Effectiveness of the Autologous Adipose Tissue Harvested With SEFFICARE Method for Treatment of DFU Minor Amputation (SEFFIDiFA)

Diabetic foot ulcers (DFU) are one of the complications of diabetes mellitus resulting from multiple causes such as neuropathy, ischemia, and infection that contribute to morbidity and amputation. The prevalence of DFU has been estimated to be 3 to 5 times higher than the overall population. Minor amputations (digital or transmetatarsal) are the treatment of choice in case of irreversible DFU. However, many minor amputations do not heal and require re-amputation. Improvements of healing rate after adipose stem cells (ASCs) injection through micro-fragmented autologous adipose tissue of the amputation stump following minor DFU amputation were demonstrated. The use of ASCs obtained from the superficial enhanced fluid fat injection technique (SEFFICARE) to improve the healing process after DFUs minor amputation is the object of the present study.

STUDY DESIGN: Single-center non-randomized prospective observational cohort study.

TREATMENT: Local injection of superficial enhanced fluid fat after a lower limb minor amputation. Laboratory analysis to evaluate the composition of the tissue and stromal cell components harvested from adipose tissue with SEFFICARE system by using digital droplets PCR. These data will serve for making associations between the clinical outcome and characteristics of the cell population administered to each patient.

INCLUSION CRITERIA:

• type-1 and type-2 diabetes mellitus
• age >18-years
• both sexes
• chronic diabetic distal ulcers/gangrene (digital or forefoot) intended as W-grade 1 to 3 according to WifI classification;
• absence of active vascular issues or patients undergoing lower extremity revascularization to improve peripheral perfusion intended as I-grade 0 to 2 according to WIfi classification;
• absence of infection signs or presence of soft tissue infection intended as fI-grade 0 to 2 according to Wifi classification, without radiologic signs of bone infection (negative X-ray for osteolytic lesions); SAMPLE SIZE: The correct sample size was calculated considering as primary endpoint the proportion of the healing stump. The sample size was calculated with the Score Z test comparing one proportion based on literature results to a reference value. Using a significance level of 0.05, power of 0.8, setting the H0 proportion of 0.80 and the Ha of 0.6 respectively, the result was 36 subjects. An additional 10% of subjects was considered taking into account eventual drop-out during the study. The final sample size inflated to 40 patients.

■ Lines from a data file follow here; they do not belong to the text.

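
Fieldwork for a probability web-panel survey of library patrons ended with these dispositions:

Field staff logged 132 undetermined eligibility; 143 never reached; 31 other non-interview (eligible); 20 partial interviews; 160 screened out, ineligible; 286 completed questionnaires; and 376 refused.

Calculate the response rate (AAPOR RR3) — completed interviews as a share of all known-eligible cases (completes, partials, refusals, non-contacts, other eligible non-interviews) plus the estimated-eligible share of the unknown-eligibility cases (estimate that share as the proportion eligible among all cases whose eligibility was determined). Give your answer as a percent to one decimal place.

29.6%

Top = 286
Determined eligible = 286 + 20 + 376 + 143 + 31 = 856
e = 856 / (856 + 160) = 856 / 1016 = 0.8425
e × U = 0.8425 × 132 = 111.21
Denominator = 856 + 111.21 = 967.21
RR3 = 286 / 967.21 = 0.2957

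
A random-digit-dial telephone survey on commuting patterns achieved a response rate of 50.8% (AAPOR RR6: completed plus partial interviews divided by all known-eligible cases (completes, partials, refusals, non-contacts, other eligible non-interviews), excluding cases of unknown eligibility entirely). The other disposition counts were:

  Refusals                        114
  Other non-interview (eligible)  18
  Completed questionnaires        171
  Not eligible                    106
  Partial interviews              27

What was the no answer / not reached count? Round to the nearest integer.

60

Numerator: 171 + 27 = 198
RR6 = 198 / D = 0.508
D = 198 / 0.508 = 389.8
Remaining denominator categories sum to 330
no answer / not reached = 389.8 − 330 ≈ 60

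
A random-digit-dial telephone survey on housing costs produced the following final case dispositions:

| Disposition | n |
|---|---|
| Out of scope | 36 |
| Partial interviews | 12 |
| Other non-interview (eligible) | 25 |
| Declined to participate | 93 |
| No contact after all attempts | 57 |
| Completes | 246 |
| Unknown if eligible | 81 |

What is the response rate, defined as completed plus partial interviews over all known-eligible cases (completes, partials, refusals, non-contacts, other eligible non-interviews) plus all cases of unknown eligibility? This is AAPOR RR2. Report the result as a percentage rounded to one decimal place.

Num: 246 + 12 = 258
Denominator: 246 + 12 + 93 + 57 + 25 + 81 = 514
RR2 = 258 / 514 = 0.5019

50.2%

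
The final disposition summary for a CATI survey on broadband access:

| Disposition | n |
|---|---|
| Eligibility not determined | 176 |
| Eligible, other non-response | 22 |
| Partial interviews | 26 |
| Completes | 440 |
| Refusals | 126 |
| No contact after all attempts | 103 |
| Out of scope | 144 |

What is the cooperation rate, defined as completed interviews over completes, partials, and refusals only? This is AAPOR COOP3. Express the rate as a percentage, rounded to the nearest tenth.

Top → 440
Denom → 440 + 26 + 126 = 592
COOP3 = 440 / 592 = 0.7432

74.3%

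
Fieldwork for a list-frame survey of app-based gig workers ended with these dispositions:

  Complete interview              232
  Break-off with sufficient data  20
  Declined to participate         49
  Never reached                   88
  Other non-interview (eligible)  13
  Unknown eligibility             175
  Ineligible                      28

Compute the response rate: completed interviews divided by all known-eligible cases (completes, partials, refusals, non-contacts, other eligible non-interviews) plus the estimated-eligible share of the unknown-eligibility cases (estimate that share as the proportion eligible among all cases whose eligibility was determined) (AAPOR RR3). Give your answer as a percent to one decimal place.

Numerator → 232
Eligible (known) → 232 + 20 + 49 + 88 + 13 = 402
e = 402 / (402 + 28) = 402 / 430 = 0.9349
e × U → 0.9349 × 175 = 163.61
Base → 402 + 163.61 = 565.61
RR3 = 232 / 565.61 = 0.4102

41.0%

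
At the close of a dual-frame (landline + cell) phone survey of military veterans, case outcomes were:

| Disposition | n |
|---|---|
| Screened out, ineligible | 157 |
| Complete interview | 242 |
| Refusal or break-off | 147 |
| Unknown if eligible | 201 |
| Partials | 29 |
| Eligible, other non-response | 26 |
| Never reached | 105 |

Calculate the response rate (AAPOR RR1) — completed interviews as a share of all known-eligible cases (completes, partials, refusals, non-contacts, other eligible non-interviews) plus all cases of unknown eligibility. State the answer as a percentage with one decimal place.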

ENDPOINTS: Primary endpoint: percentage of stump healing; Secondary endpoints:

• mean time for complete healing;
• evaluation of risk factors afflicting healing/failure;
• evaluation of reintervention (time elapsed since index operation, type, and indication);
• the prevalence of peripheral diabetic polyneuropathy at baseline;
• the percentage change in the pain score of NRS;
• health-related quality of life evaluation, intended as changing of the SF-36 score;
• collection of eventual adverse events related to the treatment procedure and eventual posthoc analysis.
• evaluation of the adipose harvested tissue composition and stromal cell components STATISTICAL ANALYSIS: The categorical endpoints, i.e., the difference in the healing rate will be assessed with the chi-square test or Fisher's exact test. The continuous variables will be calculated by Kaplan-Meier curves and log-rank test. A univariate and multivariate logistic regression analysis will be applied to identify influencing factors on the categorical endpoints. To test the influence of multiple variables on continuous data, one/two-way ANOVA will be performed with Bonferroni's post-test.